Metal gives a vessel crispness, reflectivity, and status. Sancai gives clay another route to brilliance. A lip can catch color. A raised edge can slow a run. A curved shoulder can turn glaze into a gradient. Instead of hammering or casting brightness into a hard surface, the potter lets chemistry and contour collaborate. The object can remember metal and still remain unapologetically ceramic.

That is why sancai is not only a color story. It is a boundary story. The technique lives between sculpture and vessel, between funerary ritual and display, between planned decoration and kiln accident, between imported luxury models and local ceramic invention. Its surfaces make those boundaries visible because they never look fully locked down.

Why The Runs Still Feel Modern

Modern viewers often respond to sancai as if it anticipates abstraction: drips, stains, pools, asymmetry, and color fields over form. That response is understandable, but it should not detach the works from Tang craft. The runs are not modernist self-expression before modernism. They are technical consequences of lead glaze, mineral colorants, firing sequence, and object contour.[2][3][4] The maker's intelligence lies in understanding how much control to keep and how much to give away.

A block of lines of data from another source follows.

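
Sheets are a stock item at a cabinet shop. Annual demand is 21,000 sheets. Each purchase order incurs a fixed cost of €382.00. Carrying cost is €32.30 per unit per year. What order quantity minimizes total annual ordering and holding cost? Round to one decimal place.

Q* ≈ 704.8 sheets

EOQ = √(2DS / H) = √(2 × 21,000 × 382 / 32.3).
= √(16,044,000 / 32.3) = √496,718.2663 ≈ 704.782.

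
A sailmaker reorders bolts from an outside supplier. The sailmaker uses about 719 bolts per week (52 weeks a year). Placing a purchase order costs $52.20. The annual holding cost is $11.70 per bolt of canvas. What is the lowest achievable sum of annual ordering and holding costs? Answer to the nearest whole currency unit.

TC* ≈ $6,758

Annual demand D = 719 × 52 = 37,388.
The optimal lot size = √(2DS/H) = √(2 × 37,388 × 52.2 / 11.7) ≈ 577.60.
At the optimum the two cost components are equal, so total cost = 2·(Q*/2)H = Q*·H.
Minimum total = √(2DSH) = √(2 × 37,388 × 52.2 × 11.7) ≈ 6757.862.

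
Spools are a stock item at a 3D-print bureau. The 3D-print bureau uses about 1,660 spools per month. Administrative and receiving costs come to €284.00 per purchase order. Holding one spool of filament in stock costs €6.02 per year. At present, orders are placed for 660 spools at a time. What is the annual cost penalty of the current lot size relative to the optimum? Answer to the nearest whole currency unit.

Annual demand D = 1,660 × 12 = 19,920.
EOQ = √(2DS/H) = √(2 × 19,920 × 284 / 6.02) ≈ 1370.95.
Cost at Q* = (D/Q*)S + (Q*/2)H = √(2DSH) ≈ €8,253.10.
Cost at Q = 660: (19,920/660)×284 + (660/2)×6.02 = €8,571.64 + €1,986.60 = €10,558.24.
Excess = €10,558.24 − €8,253.10 = €2,305.14.

Extra cost ≈ €2,305 per year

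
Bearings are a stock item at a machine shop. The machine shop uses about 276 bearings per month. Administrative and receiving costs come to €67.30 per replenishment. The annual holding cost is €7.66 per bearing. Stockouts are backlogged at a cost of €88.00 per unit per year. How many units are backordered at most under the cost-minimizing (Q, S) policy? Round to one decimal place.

S* ≈ 20.1 bearings

Annual demand D = 276 × 12 = 3,312.
With planned backorders, Q* = √(2DS/H) · √((H+B)/B).
√(2DS/H) = √(2 × 3,312 × 67.3 / 7.66) = 241.242.
√((H+B)/B) = √((7.66+88)/88) = 1.0426.
Q* ≈ 251.523.
S* = Q* · H/(H+B) = 251.523 × 7.66/95.66 ≈ 20.141.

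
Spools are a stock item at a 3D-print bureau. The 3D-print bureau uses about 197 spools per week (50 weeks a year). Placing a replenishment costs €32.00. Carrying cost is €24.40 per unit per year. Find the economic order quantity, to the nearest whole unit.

Q* ≈ 161 spools

Annual demand D = 197 × 50 = 9,850.
EOQ = √(2DS / H) = √(2 × 9,850 × 32 / 24.4).
= √(630,400 / 24.4) = √25,836.0656 ≈ 160.736.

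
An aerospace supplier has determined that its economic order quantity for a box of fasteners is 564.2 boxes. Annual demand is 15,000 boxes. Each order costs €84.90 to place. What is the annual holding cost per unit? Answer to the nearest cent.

H ≈ €8.00

The basic EOQ model gives Q* = √(2DS/H); rearrange for the unknown.
From Q* = √(2DS/H): H = 2DS / Q*² = 2 × 15,000 × 84.9 / 564.2² = 8.0013.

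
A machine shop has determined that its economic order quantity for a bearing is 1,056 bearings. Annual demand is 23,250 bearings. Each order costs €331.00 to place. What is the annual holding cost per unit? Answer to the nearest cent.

H ≈ €13.80

Squaring Q* = √(2DS/H) gives Q*² = 2DS/H.
From Q* = √(2DS/H): H = 2DS / Q*² = 2 × 23,250 × 331 / 1,056² = 13.8024.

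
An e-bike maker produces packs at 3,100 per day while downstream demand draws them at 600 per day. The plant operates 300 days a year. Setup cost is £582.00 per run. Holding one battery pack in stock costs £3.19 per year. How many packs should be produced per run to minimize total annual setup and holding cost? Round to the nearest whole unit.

Annual demand D = 600 × 300 = 180,000.
Production build-up factor (1 − d/p) = 1 − 600/3,100 = 0.8065.
Q* = √(2DS / (H(1 − d/p))) = √(2 × 180,000 × 582 / (3.19 × 0.8065)).
= √(209,520,000 / 2.5726) ≈ 9024.606.

Q* ≈ 9,025 packs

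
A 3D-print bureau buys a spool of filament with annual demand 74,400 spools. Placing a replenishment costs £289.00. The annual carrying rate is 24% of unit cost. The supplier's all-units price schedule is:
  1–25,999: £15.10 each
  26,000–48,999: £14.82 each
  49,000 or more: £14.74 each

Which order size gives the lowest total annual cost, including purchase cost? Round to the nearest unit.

Q* ≈ 3,445 spools

Holding cost per unit per year at price C is H = 0.24·C.
Evaluate total cost at each tier's feasible EOQ or, if the EOQ is below the tier, at the tier's minimum quantity.
EOQ at £15.10 = 3444.7 (feasible in tier 1): TC = 74,400×£15.10 + (74,400/3444.7)×289 + (3444.7/2)×0.24×£15.10 = £1,135,923.73.
EOQ at £14.82 = 3477.1 < 26000, so use break Q=26000: TC = 74,400×£14.82 + (74,400/26000.0)×289 + (26000.0/2)×0.24×£14.82 = £1,149,673.38.
EOQ at £14.74 = 3486.6 < 49000, so use break Q=49000: TC = 74,400×£14.74 + (74,400/49000.0)×289 + (49000.0/2)×0.24×£14.74 = £1,183,766.01.
Lowest total cost is £1,135,923.73 at Q = 3444.7.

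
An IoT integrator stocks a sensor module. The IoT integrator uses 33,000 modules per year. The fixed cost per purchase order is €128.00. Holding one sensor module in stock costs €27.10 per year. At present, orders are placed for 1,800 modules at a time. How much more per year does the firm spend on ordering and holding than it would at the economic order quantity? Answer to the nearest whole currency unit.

EOQ = √(2DS/H) = √(2 × 33,000 × 128 / 27.1) ≈ 558.33.
Cost at Q* = (D/Q*)S + (Q*/2)H = √(2DSH) ≈ €15,130.79.
Cost at Q = 1,800: (33,000/1,800)×128 + (1,800/2)×27.1 = €2,346.67 + €24,390.00 = €26,736.67.
Excess = €26,736.67 − €15,130.79 = €11,605.88.

Extra cost ≈ €11,606 per year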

That is the enduring lesson of the Met horse. It is easy to admire the rider, the stance, the small lifted energy of the animal. But the real medium is the meeting between modeled clay and mobile glaze. The surface does not merely decorate the horse; it gives the horse its afterlife weather. Color seems to have happened to the object, yet happened under rules.

Sancai's beauty comes from that disciplined instability. First the clay body is formed. Then glaze is placed. Then heat loosens the plan. Then cooling fixes the accident into permanence. A good sancai object therefore contains a sequence, not just an image: hand, mineral, fire, gravity, burial, museum light. It asks us to look at ceramics as events that have become solid.

That is why "three-color ware" is too small a phrase for the best Tang examples. Sancai is color, but it is also timing. It is glaze made visible as behavior. It lets an afterlife horse stand still while its surface keeps running.

Sources

  1. The Metropolitan Museum of Art Collection API, "Horse and rider" - object record for the early eighth-century Tang dynasty ceramic figure used as the cover image, including medium, dimensions, public-domain image link, tomb pottery classification, and object URL.
  2. University of Michigan Museum of Art, "Tomb Guardian" - Tang sancai object record explaining white-ware clay, iron and copper oxide colorants, lead flux, low-temperature glaze fusion, and tomb use.
  3. Encyclopaedia Britannica, "Chinese pottery: The Sui and Tang dynasties" - historical overview of northern Chinese sancai in the late seventh and eighth centuries, low-fired lead glaze, copper and ferrous oxide colors, and naturally running colors over robust contours.
  4. China Online Museum, "Tang Dynasty Ceramics" - overview of Tang sancai tomb wares, northern kilns, copper, iron, clear and cobalt glazes, glaze running, Silk Road circulation, and later ceramic influence.
  5. Cleveland Museum of Art, "Ewer" - Tang sancai object record noting lead-glazed three-color ware, dependence on metalwork prototypes, and tomb use.